Ce qui m'a fait pensé a ça c'est le fait que Tib me racontait qu'il a, pendant son année au Japon, vécu à plusieurs périodes dans la même maison, je le cite : "Une collocation dans une maison délabrée, qui tient debout on se demande comment, en plein milieu du cartier le plus Hype de Tokyo. Un quatier ou les gens viennent le week end faire du lèche vitrine, un peu comme dans certaines rues du centre de Paris hyper commerçantes, sauf que cette maison est en total décallage". Il y est resté a plusieurs reprises, et me racontait comment l'ambiance du lieu évoluait en fonction des collocataires qu'il y habitait. A un moment c'était vraiment génial, puis certains sont parti et d'autres sont revennus, mais c'était pas pareil. A priori c'était principalement des créatifs, dans le design ou la publicité. Il me racontait aussi comme un des colloc (ils étaient 5 ou 6) était la depuis le début et baignait dans toutes ces ambiances différentes.

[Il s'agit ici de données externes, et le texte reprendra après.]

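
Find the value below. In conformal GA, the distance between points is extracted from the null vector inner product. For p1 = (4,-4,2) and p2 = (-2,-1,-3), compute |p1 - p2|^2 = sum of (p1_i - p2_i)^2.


p1 - p2 = (6, -3, 5)
|p1 - p2|^2 = 6^2 + (-3)^2 + 5^2
= 36 + 9 + 25
= 70


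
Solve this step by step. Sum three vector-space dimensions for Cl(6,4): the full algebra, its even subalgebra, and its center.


n = 6 + 4 = 10
Total dim = 2^10 = 1024
Even subalgebra dim = 2^9 = 512
n is even, so center dim = 1
Sum = 1024 + 512 + 1 = 1537


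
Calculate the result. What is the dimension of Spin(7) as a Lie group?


Spin(n) double-covers SO(n); both have Lie algebra so(n) of dimension n(n-1)/2.
n = 7
n(n-1) = 7 * 6 = 42
dim Spin(7) = 42/2 = 21


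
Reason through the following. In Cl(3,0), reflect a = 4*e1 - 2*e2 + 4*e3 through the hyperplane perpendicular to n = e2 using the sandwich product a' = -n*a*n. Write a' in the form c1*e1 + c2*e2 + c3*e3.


Reflection formula: a' = -n*a*n, with n = e2 (unit vector, n^2 = 1).
For reflection through hyperplane perp to e2:
The component along e2 flips sign, others stay.
a = (4, -2, 4)
a' = (4, 2, 4)
a' = 4*e1 + 2*e2 + 4*e3


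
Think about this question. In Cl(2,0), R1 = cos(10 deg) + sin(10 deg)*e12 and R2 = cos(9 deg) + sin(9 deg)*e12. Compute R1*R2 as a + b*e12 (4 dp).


Same-plane rotors commute and their half-angles add:
R1*R2 = cos(a1 + a2) + sin(a1 + a2)*e12.
a1 + a2 = 10 + 9 = 19 deg
cos(19 deg) = 0.9455
sin(19 deg) = 0.3256
R1*R2 = 0.9455 + 0.3256*e12


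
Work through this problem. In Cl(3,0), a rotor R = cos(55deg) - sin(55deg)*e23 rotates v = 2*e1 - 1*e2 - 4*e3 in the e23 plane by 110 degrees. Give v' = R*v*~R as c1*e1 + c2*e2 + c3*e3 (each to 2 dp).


Rotor R = cos(55deg) - sin(55deg)*e23
Rotation angle theta = 2 * 55 = 110 degrees in the e23 plane (e2 -> e3).
The component perpendicular to the plane (e1) is invariant: v'_1 = v1 = 2.00
cos(110deg) = -0.3420, sin(110deg) = 0.9397
v'_2 = v2*cos(theta) - v3*sin(theta) = -1*(-0.3420) - (-4)*0.9397 = 4.10
v'_3 = v2*sin(theta) + v3*cos(theta) = -1*0.9397 + (-4)*(-0.3420) = 0.43
v' = 2.00*e1 + 4.10*e2 + 0.43*e3


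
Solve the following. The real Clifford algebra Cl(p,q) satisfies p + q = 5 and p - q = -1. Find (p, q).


We need p + q = 5 and p - q = -1.
Adding: 2p = 5 + (-1) = 4, so p = 2.
Then q = 5 - 2 = 3.
(p, q) = (2, 3)


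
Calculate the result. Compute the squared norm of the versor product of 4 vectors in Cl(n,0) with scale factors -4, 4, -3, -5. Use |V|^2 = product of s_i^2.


Each vector v_i has |v_i|^2 = s_i^2
Squared scales: (-4)^2 = 16, 4^2 = 16, (-3)^2 = 9, (-5)^2 = 25
|V|^2 = 16 * 16 * 9 * 25
= 57600


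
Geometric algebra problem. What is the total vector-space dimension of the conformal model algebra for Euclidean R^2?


The conformal model of R^2 uses Cl(3,1): the 2 Euclidean generators plus two extra orthogonal generators e+ (e+^2 = +1) and e- (e-^2 = -1), from which the null vectors e0, einf are built.
Number of generators m = 2 + 2 = 4.
dim Cl(p,q) = 2^m = 2^4 = 16


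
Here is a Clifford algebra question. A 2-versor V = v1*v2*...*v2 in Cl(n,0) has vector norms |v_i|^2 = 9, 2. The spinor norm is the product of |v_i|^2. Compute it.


Spinor norm N(V) = |v1|^2 * |v2|^2 * ... * |v2|^2
= 9 * 2
Running product: 9, 18
N(V) = 18


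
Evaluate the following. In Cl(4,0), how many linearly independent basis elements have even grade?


Even subalgebra dimension = 2^(n-1)
n = 4 + 0 = 4
2^(4 - 1) = 2^3 = 8
Verification: sum of C(4,k) for even k = 1 + 6 + 1 = 8
Result = 8


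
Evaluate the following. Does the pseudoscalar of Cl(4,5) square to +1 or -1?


The pseudoscalar I = e1...e_n (product of all n generators) of Cl(p,q) satisfies I^2 = (-1)^(q + n(n-1)/2).
p = 4, q = 5, n = p + q = 9
n(n-1)/2 = 9 * 8 / 2 = 36
Exponent = q + n(n-1)/2 = 5 + 36 = 41
I^2 = (-1)^41 = -1


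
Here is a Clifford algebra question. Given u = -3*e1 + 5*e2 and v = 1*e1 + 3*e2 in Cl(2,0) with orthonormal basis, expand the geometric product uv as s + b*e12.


Expand: (-3*e1 + 5*e2)(1*e1 + 3*e2)
= (-3)*1*e1e1 + (-3)*3*e1e2 + 5*1*e2e1 + 5*3*e2e2
Using e1^2 = e2^2 = 1, e2e1 = -e1e2:
Scalar part s = (-3)*1 + 5*3 = -3 + 15 = 12
Bivector part b = (-3)*3 - 5*1 = -9 - 5 = -14
uv = 12 - 14*e12


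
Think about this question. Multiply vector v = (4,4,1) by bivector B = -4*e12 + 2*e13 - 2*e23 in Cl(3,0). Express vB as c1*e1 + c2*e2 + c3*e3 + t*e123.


vB has grade-1 (vector) and grade-3 (trivector) parts: vB = (v _| B) + (v ^ B).
Vector part <vB>_1:
  e1: -v2*b12 - v3*b13 = -(4)*(-4) - (1)*(2) = 14
  e2: v1*b12 - v3*b23 = (4)*(-4) - (1)*(-2) = -14
  e3: v1*b13 + v2*b23 = (4)*(2) + (4)*(-2) = 0
Trivector part <vB>_3:
  e123: v1*b23 - v2*b13 + v3*b12 = (4)*(-2) - (4)*(2) + (1)*(-4) = -20
vB = 14*e1 - 14*e2 + 0*e3 - 20*e123


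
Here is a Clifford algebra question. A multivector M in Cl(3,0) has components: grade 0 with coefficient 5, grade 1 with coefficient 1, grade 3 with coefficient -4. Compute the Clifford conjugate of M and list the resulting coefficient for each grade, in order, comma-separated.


Clifford conjugate sign for grade k: (-1)^(k(k+1)/2)
Grade 0: (-1)^(0*1/2) = (-1)^0 = 1, coeff 5 -> 5
Grade 1: (-1)^(1*2/2) = (-1)^1 = -1, coeff 1 -> -1
Grade 3: (-1)^(3*4/2) = (-1)^6 = 1, coeff -4 -> -4
Conjugated coefficients: 5, -1, -4


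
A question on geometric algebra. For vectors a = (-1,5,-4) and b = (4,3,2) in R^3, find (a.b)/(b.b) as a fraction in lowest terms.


Projection coefficient = (a . b) / (b . b)
a . b = (-1)*4 + 5*3 + (-4)*2
= -4 + 15 + (-8) = 3
b . b = 4^2 + 3^2 + 2^2
= 16 + 9 + 4 = 29
Coefficient = 3/29
In lowest terms: 3/29


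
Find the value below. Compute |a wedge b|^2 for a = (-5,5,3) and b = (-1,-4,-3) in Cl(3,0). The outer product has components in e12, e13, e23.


a wedge b = (a1*b2 - a2*b1)*e12 + (a1*b3 - a3*b1)*e13 + (a2*b3 - a3*b2)*e23
e12 coeff: (-5)*(-4) - 5*(-1) = 20 - (-5) = 25
e13 coeff: (-5)*(-3) - 3*(-1) = 15 - (-3) = 18
e23 coeff: 5*(-3) - 3*(-4) = -15 - (-12) = -3
|a wedge b|^2 = 25^2 + 18^2 + (-3)^2
= 625 + 324 + 9
= 958


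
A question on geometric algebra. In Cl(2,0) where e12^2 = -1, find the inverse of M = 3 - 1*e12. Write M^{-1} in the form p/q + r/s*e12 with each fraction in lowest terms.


M = 3 - 1*e12, where e12^2 = -1.
Since M commutes with its reverse ~M = a - b*e12, M * ~M = a^2 - b^2*e12^2 = a^2 + b^2.
So M^{-1} = ~M / (a^2 + b^2) = (a - b*e12)/(a^2 + b^2).
a^2 + b^2 = 9 + 1 = 10
Scalar part = 3/10 = 3/10
Bivector coeff = 1/10 = 1/10
M^{-1} = 3/10 + 1/10*e12


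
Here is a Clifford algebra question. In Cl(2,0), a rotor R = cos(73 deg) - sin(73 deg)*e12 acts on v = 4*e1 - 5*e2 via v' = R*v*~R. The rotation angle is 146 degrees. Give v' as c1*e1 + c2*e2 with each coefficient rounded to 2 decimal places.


Rotor R = cos(73deg) - sin(73deg)*e12
Rotation angle theta = 2 * 73 = 146 degrees
v' = R*v*~R rotates v by theta.
cos(146deg) = -0.8290, sin(146deg) = 0.5592
v'_1 = 4*cos(146deg) - (-5)*sin(146deg)
= 4*(-0.8290) - (-5)*0.5592
= -0.52
v'_2 = 4*sin(146deg) + (-5)*cos(146deg)
= 4*0.5592 + (-5)*(-0.8290)
= 6.38
v' = -0.52*e1 + 6.38*e2


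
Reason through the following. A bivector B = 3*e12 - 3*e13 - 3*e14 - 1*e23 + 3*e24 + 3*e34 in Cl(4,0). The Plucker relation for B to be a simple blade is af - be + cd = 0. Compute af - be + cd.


Plucker relation: af - be + cd
a*f = 3*3 = 9
b*e = (-3)*3 = -9
c*d = (-3)*(-1) = 3
af - be + cd = 9 - (-9) + 3
= 21


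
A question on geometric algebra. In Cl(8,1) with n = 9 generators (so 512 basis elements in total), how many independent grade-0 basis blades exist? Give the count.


Number of grade-k basis blades in Cl(p,q) with n = p + q is C(n, k).
n = 8 + 1 = 9
C(9, 0) = 9! / (0! * 9!)
= 362880 / (1 * 362880)
= 1


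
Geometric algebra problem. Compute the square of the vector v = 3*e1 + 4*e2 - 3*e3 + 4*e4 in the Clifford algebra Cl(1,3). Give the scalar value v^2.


v^2 = sum of c_i^2 * e_i^2
Positive signature terms (e_i^2 = +1): 3^2 = 9
Negative signature terms (e_j^2 = -1): 4^2 + (-3)^2 + 4^2 = 41
v^2 = 9 - 41 = -32


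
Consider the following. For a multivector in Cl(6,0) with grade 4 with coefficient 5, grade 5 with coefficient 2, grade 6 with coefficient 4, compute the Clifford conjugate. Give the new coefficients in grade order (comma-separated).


Clifford conjugate sign for grade k: (-1)^(k(k+1)/2)
Grade 4: (-1)^(4*5/2) = (-1)^10 = 1, coeff 5 -> 5
Grade 5: (-1)^(5*6/2) = (-1)^15 = -1, coeff 2 -> -2
Grade 6: (-1)^(6*7/2) = (-1)^21 = -1, coeff 4 -> -4
Conjugated coefficients: 5, -2, -4


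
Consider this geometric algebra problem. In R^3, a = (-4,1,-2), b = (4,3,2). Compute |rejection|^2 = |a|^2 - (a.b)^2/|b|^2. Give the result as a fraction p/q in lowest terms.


|a|^2 = (-4)^2 + 1^2 + (-2)^2 = 21
|b|^2 = 4^2 + 3^2 + 2^2 = 29
a . b = (-4)*4 + 1*3 + (-2)*2 = -17
(a.b)^2 = (-17)^2 = 289
|rej|^2 = 21 - 289/29
= (609 - 289)/29
= 320/29
In lowest terms: 320/29


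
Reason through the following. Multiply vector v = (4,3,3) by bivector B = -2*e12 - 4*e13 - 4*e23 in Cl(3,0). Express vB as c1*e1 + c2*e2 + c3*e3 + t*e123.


vB has grade-1 (vector) and grade-3 (trivector) parts: vB = (v _| B) + (v ^ B).
Vector part <vB>_1:
  e1: -v2*b12 - v3*b13 = -(3)*(-2) - (3)*(-4) = 18
  e2: v1*b12 - v3*b23 = (4)*(-2) - (3)*(-4) = 4
  e3: v1*b13 + v2*b23 = (4)*(-4) + (3)*(-4) = -28
Trivector part <vB>_3:
  e123: v1*b23 - v2*b13 + v3*b12 = (4)*(-4) - (3)*(-4) + (3)*(-2) = -10
vB = 18*e1 + 4*e2 - 28*e3 - 10*e123


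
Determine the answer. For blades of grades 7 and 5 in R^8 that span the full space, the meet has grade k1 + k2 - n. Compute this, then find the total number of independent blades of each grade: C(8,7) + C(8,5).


Meet grade = grade(A) + grade(B) - n
= 7 + 5 - 8 = 4
C(8,7) = 8
C(8,5) = 56
dim_A + dim_B = 8 + 56 = 64


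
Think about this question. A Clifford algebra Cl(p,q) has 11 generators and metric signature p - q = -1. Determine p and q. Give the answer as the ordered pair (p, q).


We need p + q = 11 and p - q = -1.
Adding: 2p = 11 + (-1) = 10, so p = 5.
Then q = 11 - 5 = 6.
(p, q) = (5, 6)


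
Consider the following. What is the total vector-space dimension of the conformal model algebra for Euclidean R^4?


The conformal model of R^4 uses Cl(5,1): the 4 Euclidean generators plus two extra orthogonal generators e+ (e+^2 = +1) and e- (e-^2 = -1), from which the null vectors e0, einf are built.
Number of generators m = 4 + 2 = 6.
dim Cl(p,q) = 2^m = 2^6 = 64


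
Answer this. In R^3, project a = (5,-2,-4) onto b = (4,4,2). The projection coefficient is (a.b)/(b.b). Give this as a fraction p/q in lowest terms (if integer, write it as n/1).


Projection coefficient = (a . b) / (b . b)
a . b = 5*4 + (-2)*4 + (-4)*2
= 20 + (-8) + (-8) = 4
b . b = 4^2 + 4^2 + 2^2
= 16 + 16 + 4 = 36
Coefficient = 4/36
In lowest terms: 1/9


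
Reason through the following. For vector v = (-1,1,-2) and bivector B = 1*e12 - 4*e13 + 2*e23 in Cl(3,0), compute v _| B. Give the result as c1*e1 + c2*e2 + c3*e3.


Left contraction v _| B = <vB>_1 (grade-1 part of the geometric product vB).
Using e1_|e12 = e2, e2_|e12 = -e1, e1_|e13 = e3, e3_|e13 = -e1, e2_|e23 = e3, e3_|e23 = -e2:
e1 coeff: -v2*b12 - v3*b13 = -(1)*(1) - (-2)*(-4) = -9
e2 coeff: v1*b12 - v3*b23 = (-1)*(1) - (-2)*(2) = 3
e3 coeff: v1*b13 + v2*b23 = (-1)*(-4) + (1)*(2) = 6
v _| B = -9*e1 + 3*e2 + 6*e3


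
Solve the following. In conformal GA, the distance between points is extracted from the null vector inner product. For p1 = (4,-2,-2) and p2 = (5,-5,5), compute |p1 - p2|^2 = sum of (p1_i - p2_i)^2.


p1 - p2 = (-1, 3, -7)
|p1 - p2|^2 = (-1)^2 + 3^2 + (-7)^2
= 1 + 9 + 49
= 59


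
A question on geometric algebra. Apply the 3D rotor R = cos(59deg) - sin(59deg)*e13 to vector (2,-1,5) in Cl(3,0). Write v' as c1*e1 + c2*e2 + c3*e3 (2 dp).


Rotor R = cos(59deg) - sin(59deg)*e13
Rotation angle theta = 2 * 59 = 118 degrees in the e13 plane (e1 -> e3).
The component perpendicular to the plane (e2) is invariant: v'_2 = v2 = -1.00
cos(118deg) = -0.4695, sin(118deg) = 0.8829
v'_1 = v1*cos(theta) - v3*sin(theta) = 2*(-0.4695) - 5*0.8829 = -5.35
v'_3 = v1*sin(theta) + v3*cos(theta) = 2*0.8829 + 5*(-0.4695) = -0.58
v' = -5.35*e1 - 1.00*e2 - 0.58*e3


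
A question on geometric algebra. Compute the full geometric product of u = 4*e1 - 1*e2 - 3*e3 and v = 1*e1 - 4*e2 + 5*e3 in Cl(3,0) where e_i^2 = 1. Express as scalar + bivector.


In Cl(3,0): e_i^2 = 1, e_ie_j = -e_je_i for i != j.
Scalar part = u . v = 4*1 + (-1)*(-4) + (-3)*5
= 4 + 4 + (-15) = -7
e12 coeff = 4*(-4) - (-1)*1 = -16 - (-1) = -15
e13 coeff = 4*5 - (-3)*1 = 20 - (-3) = 23
e23 coeff = (-1)*5 - (-3)*(-4) = -5 - 12 = -17
uv = -7 - 15*e12 + 23*e13 - 17*e23


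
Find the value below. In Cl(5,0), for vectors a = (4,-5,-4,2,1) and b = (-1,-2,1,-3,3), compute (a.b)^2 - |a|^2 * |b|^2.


a . b = 4*(-1) + (-5)*(-2) + (-4)*1 + 2*(-3) + 1*3
= -4 + 10 + (-4) + (-6) + 3 = -1
|a|^2 = 4^2 + (-5)^2 + (-4)^2 + 2^2 + 1^2 = 62
|b|^2 = (-1)^2 + (-2)^2 + 1^2 + (-3)^2 + 3^2 = 24
(a.b)^2 = (-1)^2 = 1
|a|^2 * |b|^2 = 62 * 24 = 1488
Result = 1 - 1488 = -1487


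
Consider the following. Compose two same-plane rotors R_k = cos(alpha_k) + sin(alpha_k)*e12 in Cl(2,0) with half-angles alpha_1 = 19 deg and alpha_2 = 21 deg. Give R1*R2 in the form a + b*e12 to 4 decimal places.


Same-plane rotors commute and their half-angles add:
R1*R2 = cos(a1 + a2) + sin(a1 + a2)*e12.
a1 + a2 = 19 + 21 = 40 deg
cos(40 deg) = 0.7660
sin(40 deg) = 0.6428
R1*R2 = 0.7660 + 0.6428*e12


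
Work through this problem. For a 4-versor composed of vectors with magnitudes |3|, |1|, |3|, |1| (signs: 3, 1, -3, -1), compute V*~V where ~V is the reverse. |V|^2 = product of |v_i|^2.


Each vector v_i has |v_i|^2 = s_i^2
Squared scales: 3^2 = 9, 1^2 = 1, (-3)^2 = 9, (-1)^2 = 1
|V|^2 = 9 * 1 * 9 * 1
= 81


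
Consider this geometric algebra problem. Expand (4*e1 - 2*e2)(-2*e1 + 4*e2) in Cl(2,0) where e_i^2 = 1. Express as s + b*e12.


Expand: (4*e1 - 2*e2)(-2*e1 + 4*e2)
= 4*(-2)*e1e1 + 4*4*e1e2 + (-2)*(-2)*e2e1 + (-2)*4*e2e2
Using e1^2 = e2^2 = 1, e2e1 = -e1e2:
Scalar part s = 4*(-2) + (-2)*4 = -8 + (-8) = -16
Bivector part b = 4*4 - (-2)*(-2) = 16 - 4 = 12
uv = -16 + 12*e12


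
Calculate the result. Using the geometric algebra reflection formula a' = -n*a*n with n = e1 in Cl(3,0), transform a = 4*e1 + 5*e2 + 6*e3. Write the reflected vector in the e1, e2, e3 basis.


Reflection formula: a' = -n*a*n, with n = e1 (unit vector, n^2 = 1).
For reflection through hyperplane perp to e1:
The component along e1 flips sign, others stay.
a = (4, 5, 6)
a' = (-4, 5, 6)
a' = -4*e1 + 5*e2 + 6*e3


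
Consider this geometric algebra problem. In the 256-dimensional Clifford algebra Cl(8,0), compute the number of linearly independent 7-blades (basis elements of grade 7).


Number of grade-k basis blades in Cl(p,q) with n = p + q is C(n, k).
n = 8 + 0 = 8
C(8, 7) = 8! / (7! * 1!)
= 40320 / (5040 * 1)
= 8


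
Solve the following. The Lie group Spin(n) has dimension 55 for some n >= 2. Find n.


dim Spin(n) = dim so(n) = n(n-1)/2.
Solve n(n-1)/2 = 55, i.e. n^2 - n - 110 = 0.
Discriminant = 1 + 8*55 = 441
n = (1 + sqrt(441))/2 = (1 + 21)/2 = 11


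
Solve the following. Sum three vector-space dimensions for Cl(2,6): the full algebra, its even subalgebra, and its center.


n = 2 + 6 = 8
Total dim = 2^8 = 256
Even subalgebra dim = 2^7 = 128
n is even, so center dim = 1
Sum = 256 + 128 + 1 = 385


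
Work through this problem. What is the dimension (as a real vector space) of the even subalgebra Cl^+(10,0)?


Even subalgebra dimension = 2^(n-1)
n = 10 + 0 = 10
2^(10 - 1) = 2^9 = 512
Verification: sum of C(10,k) for even k = 1 + 45 + 210 + 210 + 45 + 1 = 512
Result = 512


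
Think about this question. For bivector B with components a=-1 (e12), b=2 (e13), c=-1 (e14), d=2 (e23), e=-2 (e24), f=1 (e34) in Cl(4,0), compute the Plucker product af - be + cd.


Plucker relation: af - be + cd
a*f = (-1)*1 = -1
b*e = 2*(-2) = -4
c*d = (-1)*2 = -2
af - be + cd = -1 - (-4) + (-2)
= 1


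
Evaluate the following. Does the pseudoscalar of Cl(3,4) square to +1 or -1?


The pseudoscalar I = e1...e_n (product of all n generators) of Cl(p,q) satisfies I^2 = (-1)^(q + n(n-1)/2).
p = 3, q = 4, n = p + q = 7
n(n-1)/2 = 7 * 6 / 2 = 21
Exponent = q + n(n-1)/2 = 4 + 21 = 25
I^2 = (-1)^25 = -1


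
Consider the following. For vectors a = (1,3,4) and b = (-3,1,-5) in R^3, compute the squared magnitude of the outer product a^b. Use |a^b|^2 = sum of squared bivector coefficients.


a wedge b = (a1*b2 - a2*b1)*e12 + (a1*b3 - a3*b1)*e13 + (a2*b3 - a3*b2)*e23
e12 coeff: 1*1 - 3*(-3) = 1 - (-9) = 10
e13 coeff: 1*(-5) - 4*(-3) = -5 - (-12) = 7
e23 coeff: 3*(-5) - 4*1 = -15 - 4 = -19
|a wedge b|^2 = 10^2 + 7^2 + (-19)^2
= 100 + 49 + 361
= 510


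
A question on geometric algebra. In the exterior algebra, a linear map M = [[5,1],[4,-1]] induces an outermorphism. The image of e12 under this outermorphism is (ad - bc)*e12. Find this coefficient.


The outermorphism of a linear map f sends e1^e2 to f(e1)^f(e2).
f(e1) = 5*e1 + 4*e2
f(e2) = 1*e1 - 1*e2
f(e1) ^ f(e2) = (5*e1 + 4*e2) ^ (1*e1 - 1*e2)
= 5*(-1)*e12 + 4*1*e21
= (-5 - 4)*e12
= -9*e12
Coefficient = -9


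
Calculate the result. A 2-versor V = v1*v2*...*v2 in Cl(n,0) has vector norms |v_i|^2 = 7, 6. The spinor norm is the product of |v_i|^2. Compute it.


Spinor norm N(V) = |v1|^2 * |v2|^2 * ... * |v2|^2
= 7 * 6
Running product: 7, 42
N(V) = 42


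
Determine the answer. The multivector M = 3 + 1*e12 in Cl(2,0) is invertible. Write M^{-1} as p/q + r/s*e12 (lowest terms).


M = 3 + 1*e12, where e12^2 = -1.
Since M commutes with its reverse ~M = a - b*e12, M * ~M = a^2 - b^2*e12^2 = a^2 + b^2.
So M^{-1} = ~M / (a^2 + b^2) = (a - b*e12)/(a^2 + b^2).
a^2 + b^2 = 9 + 1 = 10
Scalar part = 3/10 = 3/10
Bivector coeff = -1/10 = -1/10
M^{-1} = 3/10 - 1/10*e12


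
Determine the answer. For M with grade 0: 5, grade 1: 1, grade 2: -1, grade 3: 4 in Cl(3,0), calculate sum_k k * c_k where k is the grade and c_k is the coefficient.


Grade-weighted sum = sum of grade_k * coefficient_k
0*5 = 0
1*1 = 1
2*(-1) = -2
3*4 = 12
Total = 0 + 1 + (-2) + 12 = 11


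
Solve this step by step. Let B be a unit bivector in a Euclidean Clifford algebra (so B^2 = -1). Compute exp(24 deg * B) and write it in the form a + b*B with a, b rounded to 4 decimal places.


For a unit bivector B with B^2 = -1, the exponential series gives
e^(theta*B) = cos(theta) + sin(theta)*B (the GA analogue of Euler's formula).
theta = 24 degrees = 0.418879 rad
cos(24 deg) = 0.9135
sin(24 deg) = 0.4067
exp(theta*B) = 0.9135 + 0.4067*B


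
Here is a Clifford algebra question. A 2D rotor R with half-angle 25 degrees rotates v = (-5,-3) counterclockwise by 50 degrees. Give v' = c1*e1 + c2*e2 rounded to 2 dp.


Rotor R = cos(25deg) - sin(25deg)*e12
Rotation angle theta = 2 * 25 = 50 degrees
v' = R*v*~R rotates v by theta.
cos(50deg) = 0.6428, sin(50deg) = 0.7660
v'_1 = -5*cos(50deg) - (-3)*sin(50deg)
= -5*0.6428 - (-3)*0.7660
= -0.92
v'_2 = -5*sin(50deg) + (-3)*cos(50deg)
= -5*0.7660 + (-3)*0.6428
= -5.76
v' = -0.92*e1 - 5.76*e2


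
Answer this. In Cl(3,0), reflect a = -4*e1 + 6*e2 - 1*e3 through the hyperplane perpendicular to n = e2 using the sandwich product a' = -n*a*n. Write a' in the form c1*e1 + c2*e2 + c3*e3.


Reflection formula: a' = -n*a*n, with n = e2 (unit vector, n^2 = 1).
For reflection through hyperplane perp to e2:
The component along e2 flips sign, others stay.
a = (-4, 6, -1)
a' = (-4, -6, -1)
a' = -4*e1 - 6*e2 - 1*e3


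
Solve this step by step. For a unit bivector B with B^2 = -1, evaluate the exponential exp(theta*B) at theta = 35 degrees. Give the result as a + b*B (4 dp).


For a unit bivector B with B^2 = -1, the exponential series gives
e^(theta*B) = cos(theta) + sin(theta)*B (the GA analogue of Euler's formula).
theta = 35 degrees = 0.610865 rad
cos(35 deg) = 0.8192
sin(35 deg) = 0.5736
exp(theta*B) = 0.8192 + 0.5736*B


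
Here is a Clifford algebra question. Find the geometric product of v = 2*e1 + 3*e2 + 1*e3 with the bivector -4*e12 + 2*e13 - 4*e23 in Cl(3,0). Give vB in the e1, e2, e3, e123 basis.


vB has grade-1 (vector) and grade-3 (trivector) parts: vB = (v _| B) + (v ^ B).
Vector part <vB>_1:
  e1: -v2*b12 - v3*b13 = -(3)*(-4) - (1)*(2) = 10
  e2: v1*b12 - v3*b23 = (2)*(-4) - (1)*(-4) = -4
  e3: v1*b13 + v2*b23 = (2)*(2) + (3)*(-4) = -8
Trivector part <vB>_3:
  e123: v1*b23 - v2*b13 + v3*b12 = (2)*(-4) - (3)*(2) + (1)*(-4) = -18
vB = 10*e1 - 4*e2 - 8*e3 - 18*e123


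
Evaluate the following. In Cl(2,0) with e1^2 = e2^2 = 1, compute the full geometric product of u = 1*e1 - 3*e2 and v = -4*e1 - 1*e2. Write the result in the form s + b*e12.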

En fait, ce qui m'a marqué c'était sa capacité a lacher prise sur ses habitudes et son quotidien, savoir que les périodes fastes sont entourées de périodes plus calmes, moins drole. Certaines fois on est porté par sa vie, et d'autres fois on a l'impression de subir son quotidienn, et ce n'est pas qu'une question "de point de vue", parfois on est vraiment au fond du fond et on a l'impression d'avoir pas d'issue. Je finis par croire a ces histoires de karma et de destinée, c'est bizarre pour un scientifique comme moi m'étant battu plusieurs fois contre la vision déterministe, mais finalement je commence a croire qu'il faut simplement suivre et avoir confiance en ses intuitions. Un texte un peu décousu car je vais pas avoir le temps de structurer mais dans mon esprit c'est un peu clair. Il reste quelque aménagement a faire, notemment lors des actes manqués, ou des "secondes chances", il me semble encore improbable qu'a l'échelle d'une vie tout soit tracé, pourtant, quand on regarde de loin, j'ai l'impression que cela prend un sens. Que lorsque l'on est à sa place tout s'arrange incroyablement bien. Parfois c'est pas immédiat, car parfois ona beaucoup dévié, puis on ne tient pas forcément compte des véritables erreurs, des causes des véritables erreurs. Je crois en la causalité, je crois aux rencontres improbables, je sais qu'il y a des gens que je croise une fois et je commence a reconnaitre ceux avec qui j'aurai quelque chose a vivre des les premières heures. Ceux avec qui je rigolerai pour de vrai.

Suivez vos intuitions, bizarement je finis par penser que c'est la seule valeur sure.

PS : La pièce de Musset "on ne badine pas avec l'amour" m'a vraiment beaucoup plu.